Board Review — High Yield

  • Nocturnal paresthesias, the most sensitive symptom (77.4%) for CTS; the 'flick sign' is classic.
  • Phalen test, sensitivity 52.8% (not a rule-out test); Tinel sign sensitivity even lower at 37.7%.
  • CTS-6, validated clinical tool; score ≥12 → high probability for CTS.
  • NCS severity grading (AANEM), mild (prolonged sensory latency), moderate (prolonged motor latency), severe (absent sensory/motor response).

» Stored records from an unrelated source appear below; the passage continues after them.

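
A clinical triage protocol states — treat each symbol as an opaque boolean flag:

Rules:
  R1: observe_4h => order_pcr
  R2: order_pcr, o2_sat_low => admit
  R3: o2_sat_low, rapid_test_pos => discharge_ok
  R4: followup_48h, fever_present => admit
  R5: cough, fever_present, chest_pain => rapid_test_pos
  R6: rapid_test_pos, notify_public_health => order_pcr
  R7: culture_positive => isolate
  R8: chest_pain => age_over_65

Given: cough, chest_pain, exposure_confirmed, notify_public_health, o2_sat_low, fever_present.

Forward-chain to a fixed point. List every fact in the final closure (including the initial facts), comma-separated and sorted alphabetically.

Round 1 fires R5, R8, giving rapid_test_pos, age_over_65.
Round 2 fires R3, R6, giving discharge_ok, order_pcr.
Round 3 fires R2, giving admit.

admit, age_over_65, chest_pain, cough, discharge_ok, exposure_confirmed, fever_present, notify_public_health, o2_sat_low, order_pcr, rapid_test_pos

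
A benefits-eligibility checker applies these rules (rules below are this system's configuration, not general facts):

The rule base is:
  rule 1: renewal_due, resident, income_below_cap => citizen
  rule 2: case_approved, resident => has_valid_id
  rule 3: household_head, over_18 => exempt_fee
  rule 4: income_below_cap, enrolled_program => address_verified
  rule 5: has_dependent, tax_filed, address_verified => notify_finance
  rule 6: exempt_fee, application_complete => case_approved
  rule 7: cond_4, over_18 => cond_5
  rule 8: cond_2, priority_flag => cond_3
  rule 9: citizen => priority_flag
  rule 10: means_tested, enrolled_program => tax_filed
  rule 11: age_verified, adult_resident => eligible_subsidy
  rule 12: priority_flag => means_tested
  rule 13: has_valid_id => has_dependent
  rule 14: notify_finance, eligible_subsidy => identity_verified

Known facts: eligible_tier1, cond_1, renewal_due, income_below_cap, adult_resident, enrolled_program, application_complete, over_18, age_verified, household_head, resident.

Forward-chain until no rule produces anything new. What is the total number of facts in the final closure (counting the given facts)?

Round 1 — rule 1, rule 3, rule 4, rule 11, derive citizen, exempt_fee, address_verified, eligible_subsidy.
Round 2 — rule 6, rule 9, derive case_approved, priority_flag.
Round 3 — rule 2, rule 12, derive has_valid_id, means_tested.
Round 4 — rule 10, rule 13, derive tax_filed, has_dependent.
Round 5 — rule 5, derive notify_finance.
Round 6 — rule 14, derive identity_verified.
Closure: {address_verified, adult_resident, age_verified, application_complete, case_approved, citizen, cond_1, eligible_subsidy, eligible_tier1, enrolled_program, exempt_fee, has_dependent, has_valid_id, household_head, identity_verified, income_below_cap, means_tested, notify_finance, over_18, priority_flag, renewal_due, resident, tax_filed} — 23 facts.

23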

Moderate-to-severe = surgical indication.
  • Ultrasound threshold, median nerve CSA >10 mm² at pisiform is diagnostic; wrist-to-forearm ratio >1.4 is more specific.
  • DISTRICTS trial (2025), surgery-first superior to injection-first for moderate CTS at 12 months (symptom score 1.4 vs 1.7).
  • ACUTE CTS, surgical emergency post-fracture; requires open release within 6-12 hours.
  • ATTR amyloidosis, suspect in older men with bilateral CTS ± trigger finger/spinal stenosis; biopsy at time of release; 0.95% prevalence in bilateral disease.
  • Endoscopic release, earlier return to work by 8 days vs open, but higher risk of transient nerve injury (RR 1.5).
  • Open vs endoscopic, no difference in long-term symptom relief; surgeon preference.
  • WALANT, lidocaine 1% with epinephrine 1:100,000; avoids tourniquet discomfort.